Unsurprisingly, given that mass timber does consist of combustible materials, fire resistance is a critical factor. But just as a whole log chars in a fire, slowing the burning process, so does mass timber. Charring helps maintain the structural integrity of the product, even when it’s exposed to direct flame and intense heat. In fact, tests show that CLT meets at least a two-hour fire resistance rating.

Still, for certain applications, mass timber requires another step.

“The ICC determined the heights for mass timber buildings based on protecting the wood with multiple layers of gypsum, a non-combustible material,” Coats said. “The fire and contents will burn themselves out and not significantly impact the structure.” In addition, sprinkler systems must be redundant, and builders must take measures to ensure fire safety during construction itself.

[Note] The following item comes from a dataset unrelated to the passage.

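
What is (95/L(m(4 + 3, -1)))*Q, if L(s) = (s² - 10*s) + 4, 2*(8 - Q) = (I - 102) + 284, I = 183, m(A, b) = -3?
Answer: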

The forest of mass timber buildings keeps growing

The “North American Mass Timber State of the Industry Report” predicts that, from now until 2034, the number of mass timber buildings will double every year. By then, the North American building industry will store more carbon than it creates.

In 2019, for example, approximately 78 mass timber buildings were constructed in the United States, encompassing 4 million square feet of space.

One factor driving the high profile of mass timber buildings is their popularity with high-tech companies. Google, Facebook, Microsoft and Amazon are all “taking a hard look at mass timber and like what they see,” Didier said. In fact, Microsoft just completed the largest horizontal mass timber structure in North America as an addition to the company’s Mountain View, California, campus.

As new structures demonstrate the perceived vertical, horizontal and aesthetic limits, mass timber is seizing the imaginations of builders worldwide. Wood may have been around for 10,000 years as a building material, but the innovative mass timber products available today are empowering its use for structures in ways never possible.